QUESTION: Is
it legal for a board to produce an amended budget if they find 6 months
into their year that they are not able to operate within the approved
budget?
ANSWER: There are three options for funding a mid-year unbudgeted expense. They are as follows:
1. A special assessment (i) imposed by the board of 5% or less or (ii) approved by the membership if more than 5%.
2. An emergency special assessment larger than 5%.
3. Borrowing from the reserves, provided proper notice is given and a repayment plan adopted.
4. A mid-year
increase in membership dues. Since the most common surprise mid-year
expense is a large increase in insurance premiums, this particular
expense is one that would carry into future budgets, thereby justifying
a mid-year increase in the regular dues.
Mid-Year Increase.
Mid-year increases are not addressed in the Davis-Stirling
Act. However, the Act does require that associations levy regular
assessments sufficient to perform their obligations under the governing
documents.
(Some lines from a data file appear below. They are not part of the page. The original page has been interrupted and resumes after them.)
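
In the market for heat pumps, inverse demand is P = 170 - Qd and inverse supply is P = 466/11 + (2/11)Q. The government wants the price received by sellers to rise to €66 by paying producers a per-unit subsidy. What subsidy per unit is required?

Required subsidy s = €26 per unit

At a seller price of 66, quantity supplied is -233 + 5.5·66 = 130.
Buyers absorb 130 only when they pay Pb = 170 − 1·130 = 40.
s = Ps − Pb = 66 − 40 = 26.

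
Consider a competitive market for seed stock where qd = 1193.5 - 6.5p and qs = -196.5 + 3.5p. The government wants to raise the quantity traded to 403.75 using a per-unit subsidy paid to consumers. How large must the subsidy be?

At q = 403.75, invert demand for the buyer price: pb = (1193.5 − 403.75)/6.5 = 121.5; invert supply for the seller price: ps = (403.75 − (-196.5))/3.5 = 171.5.
The subsidy must fill the gap: s = ps − pb = 171.5 − 121.5 = 50.

Required subsidy s = 50 per unit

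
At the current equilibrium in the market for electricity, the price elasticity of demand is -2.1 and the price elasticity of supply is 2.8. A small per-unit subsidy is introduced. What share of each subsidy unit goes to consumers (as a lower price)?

For a small subsidy around the equilibrium, the benefit split depends on the relative slopes, which at a point are proportional to the elasticities.
Buyer share = εs/(εs + |εd|) = 2.8/(2.8 + 2.1) = 4/7; seller share = |εd|/(εs + |εd|) = 3/7.

Consumer share = 4/7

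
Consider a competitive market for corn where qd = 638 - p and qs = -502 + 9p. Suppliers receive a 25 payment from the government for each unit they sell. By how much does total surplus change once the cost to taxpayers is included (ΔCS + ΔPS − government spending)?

Net change in total surplus = -281.25

Pre-subsidy: 638 - p = -502 + 9p gives p* = 114, q* = 524.
With the subsidy, sellers receive ps = pb + 25 for each unit, where pb is the price buyers pay.
Supply in terms of pb becomes qs = -502 + 9(pb + 25) = -277 + 9pb. Setting this equal to demand: 638 - pb = -277 + 9pb, so pb = 91.5.
Sellers receive ps = 91.5 + 25 = 116.5; q' = 638 − 1·91.5 = 546.5.
ΔCS = ½(524 + 546.5)(114 − 91.5) = 12043.125; ΔPS = ½(524 + 546.5)(116.5 − 114) = 1338.125.
Government spending = 25 × 546.5 = 13662.5.
Net change = 12043.125 + 1338.125 − 13662.5 = -281.25. The loss equals the DWL triangle ½·25·22.5.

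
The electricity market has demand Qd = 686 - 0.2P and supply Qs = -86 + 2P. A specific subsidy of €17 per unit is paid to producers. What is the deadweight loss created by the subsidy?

Deadweight loss = 289/11

Pre-subsidy: 686 - 0.2P = -86 + 2P gives P* = 3860/11, Q* = 6774/11.
With the subsidy, sellers receive Ps = Pb + 17 for each unit, where Pb is the price buyers pay.
Supply in terms of Pb becomes Qs = -86 + 2(Pb + 17) = -52 + 2Pb. Setting this equal to demand: 686 - 0.2Pb = -52 + 2Pb, so Pb = 3690/11.
Sellers receive Ps = 3690/11 + 17 = 3877/11; Q' = 686 − 0.2·(3690/11) = 6808/11.
The subsidy expands output by 6808/11 − 6774/11 = 34/11 past the efficient level; on those units the gap between marginal cost and willingness to pay runs from 0 up to 17.
DWL = ½ × 17 × 34/11 = 289/11.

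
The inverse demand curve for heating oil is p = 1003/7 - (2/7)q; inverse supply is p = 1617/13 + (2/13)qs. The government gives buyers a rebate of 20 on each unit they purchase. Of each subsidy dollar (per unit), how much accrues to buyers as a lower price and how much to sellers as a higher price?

Pre-subsidy: 1003/7 - (2/7)q = 1617/13 + (2/13)q gives q* = 43 and p* = 131.
With the rebate, buyers effectively pay pb = ps − 20, where ps is the price sellers receive.
On the curves, pb = 1003/7 - (2/7)q and ps = 1617/13 + (2/13)q; the wedge ps − pb = 20 gives 1617/13 + (2/13)q − (1003/7 - (2/7)q) = 20, so q' = 88.5.
Then pb = 1003/7 − (2/7)·88.5 = 118 and ps = 1617/13 + (2/13)·88.5 = 138.
Buyers' price falls by p* − pb = 131 − 118 = 13; sellers' price rises by ps − p* = 138 − 131 = 7.

Buyers gain 13 per unit; sellers gain 7 per unit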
Civil Code 1366(a).
Accordingly, I believe boards can revise the budget, provided (i) the
original budget was properly implemented, (ii) boards stay within their 20% increase limitation, and (iii) they give a minimum 30-days notice of the change.
20% Limitation. To
stay within the 20% limitation, boards must take into account any
increase that occurred at the beginning of the fiscal year. For
example, if there was a 5% increase at the beginning of the fiscal
year, the board's mid-year increase is limited to 15%.
I have not
polled other law firms to see where they stand on mid-year increases,
so there may be some disagreement on this issue.